Warning signs about the slowing of the global economy continue to crop up, and market jitters are taking the steam out of oil prices.
U.S. corporate earnings are no longer sky-high, with a range of factors starting to cut into margins. The U.S.-China trade war has not made headlines in the same way it did a few weeks and months ago, but the reality is that the impact of tariffs is only growing as costs work their way through supply chains.
“These trade tensions are coming home to roost and they are impacting the fundamentals of the market,” Tally Leger, equity strategist at OppenheimerFunds, told Reuters. “Thanks to trade tariffs we are facing the headwinds of a stronger dollar, higher oil prices, and rising interest rates.”
This week, a slew of disappointing earnings came in. Caterpillar said that tariffs cost the company $40 million in the third quarter, and its share price fell roughly 7.6 percent after it reported its figures. Poor figures also came from 3M and Harley-Davidson, prompting selloffs in their stocks as well. 3M said that tariffs could cost the company $20 million this year, a figure that will balloon to $100 million next year. The results spooked the markets, dragging down equities more broadly. The S&P machinery index was down more than 4 percent in the last two days.
Evidence of a slowdown in China is also becoming apparent. 3M saw sales dip in China, as did PPG Industries, which makes paint and coatings. “We see other signs of slowing in China; the automotive build rates are down significantly and that has a knock-on effect,” Michael Roman, CEO of 3M, said. Sales of cars in China fell 12 percent in September from a year earlier.
A strong dollar is another source of trouble for the global economy. Harley-Davidson said that international sales of its motorcycles were hit by a strong greenback. The Federal Reserve has hiked interest rates multiple times in the last year, and is expected to continue on that course.
The array of problems raise the prospect of peak industrial earnings. Strong GDP figures and a massive corporate tax cut temporarily juiced profits, and earnings could fall to more pedestrian levels, particularly as costs start to creep up. Some analysts think the fears of weaker earnings are overblown, but investors have clearly grown worried about the trajectory of the U.S. economy. And it has been the U.S. that has stood out while much of the rest of the world already began to lose steam. The U.S. cannot defy gravity forever.

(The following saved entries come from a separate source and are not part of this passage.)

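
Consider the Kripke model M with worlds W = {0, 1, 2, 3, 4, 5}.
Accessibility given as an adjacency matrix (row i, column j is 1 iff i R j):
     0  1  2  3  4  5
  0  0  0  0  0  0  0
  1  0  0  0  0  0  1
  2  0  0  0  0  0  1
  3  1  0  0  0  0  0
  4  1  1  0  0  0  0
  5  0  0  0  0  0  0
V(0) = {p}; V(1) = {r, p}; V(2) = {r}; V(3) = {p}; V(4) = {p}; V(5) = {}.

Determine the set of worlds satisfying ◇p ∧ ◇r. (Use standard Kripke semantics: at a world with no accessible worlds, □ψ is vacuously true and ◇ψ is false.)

Let φ = ◇p ∧ ◇r. Evaluate φ at each world:
  0 (successors ∅): φ is false.
  1 (successors {5}): φ is false.
  2 (successors {5}): φ is false.
  3 (successors {0}): φ is false.
  4 (successors {0, 1}): φ is true.
  5 (successors ∅): φ is false.
For instance, at 4:
  At 4: ◇p is true, ◇r is true, so ◇p ∧ ◇r is true.
    At 4: ◇p requires p at some successor in {0, 1}.
      p holds at 0, so ◇p is true at 4.
    At 4: ◇r requires r at some successor in {0, 1}.
      r holds at 1, so ◇r is true at 4.
Satisfying worlds: {4}

4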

The housing market is also starting to flash warning signs. For the week ending on October 12, the volume of mortgage applications fell by 7.1 percent. Higher interest rates are clearly being felt in housing, pushing homes out of reach for some prospective buyers.
President Trump recognizes the political threat he faces if interest rate hikes spoil the party. “Every time we do something great, he raises the interest rates,” Trump said of Fed Chairman Jerome Powell in an interview with the Wall Street Journal on Tuesday. He “almost looks like he’s happy raising interest rates.” Trump added that it was “too early to say, but maybe” he regrets nominating Powell. Trump complained that “Obama had zero interest rates.”
The economic headwinds are deflating the oil market, where supply tightness has dominated attention for the past few months. Recently, however, some of the supply fears have eased. Saudi Arabia has vowed to cover any supply gap, should it emerge. Inventories continue to rise. The outages in Iran are seem to be less of a concern to traders.
Now demand is becoming a concern. As the global economy slows, particularly in China, consumption could moderate. Brent crude fell by 4 percent on Tuesday amid a broader market selloff.
“The crude oil price action yesterday was clearly impacted by bearish equity markets, falling ten-year interest rates, rising gold prices and a clear risk adverse sentiment,” said Bjarne Schieldrop, chief commodities analyst at SEB.
The next steps are unclear. There will be a tension between the supply losses from Iran, which will serve to tighten the oil market, and the supply gains from U.S. shale and Saudi Arabia. The demand side is decidedly more negative, with economic problems potentially forcing a rethink among forecasters.